Current American Diabetes Association guidelines mainly recommend lowering the LDL-C level with statins, the dose of which is determined by atherosclerotic CV risk factors, rather than the LDL-C level alone, as the primary target of hyperlipidemia treatment in the diabetic population31. In the present study, the LDL-C level did not differ according to OGC status (OGC group: 112.6 ± 32.4 mg/dL vs. non-OGC: 113.1 ± 33.8; p = 0.809). In addition, there were no significant differences in the prevalence of obstructive CAD between patients with and without high triglyceride and LDL-C levels. Although an independent relationship between the HDL-C level and obstructive coronary plaques in patients with diabetes who had achieved OGC was revealed in the present study, the effect of specific lipid-lowering agents and doses on coronary atherosclerosis was not evaluated. Further large-scale prospective investigations are necessary to investigate this aspect.

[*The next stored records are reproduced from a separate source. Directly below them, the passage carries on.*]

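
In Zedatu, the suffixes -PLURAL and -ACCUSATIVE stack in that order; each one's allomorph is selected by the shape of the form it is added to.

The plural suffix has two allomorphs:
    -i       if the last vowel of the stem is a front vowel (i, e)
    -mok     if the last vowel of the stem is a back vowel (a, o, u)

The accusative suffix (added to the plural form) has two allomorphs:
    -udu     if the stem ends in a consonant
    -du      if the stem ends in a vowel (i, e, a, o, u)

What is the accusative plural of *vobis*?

Since the last vowel of *vobis* is /i/ (a front vowel), it takes -i, giving *vobisi*.
The plural form *vobisi* — final sound /i/ (a vowel) → -du → *vobisidu*.

vobisidu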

The present study has several limitations. First, all patients voluntarily participated in a general health examination. Therefore, a selection bias might exist. Second, we evaluated obstructive CAD focusing only on each cholesterol level because anti-hyperlipidemic agents were not controlled in this observational study. Third, high-risk plaque features, including positive remodeling of the coronary artery, low-attenuation plaque, and the napkin-ring sign32,33, were not analyzed in the present study. Finally, although our study only enrolled volunteers, CCTA is not currently recommended in asymptomatic individuals, despite advancements in CCTA techniques34. Despite these limitations, the present study is unique in that we identified an independent relationship between a high HDL-C level and obstructive CAD after achieving OGC in the asymptomatic diabetic population.

Conclusions

Beyond the importance of achieving OGC for the prevention of coronary atherosclerosis, the present study revealed the importance of maintaining a high HDL-C level to reduce the risk of obstructive CAD in asymptomatic diabetics once OGC is achieved. Further randomized and prospective studies with large sample sizes are necessary to confirm these results.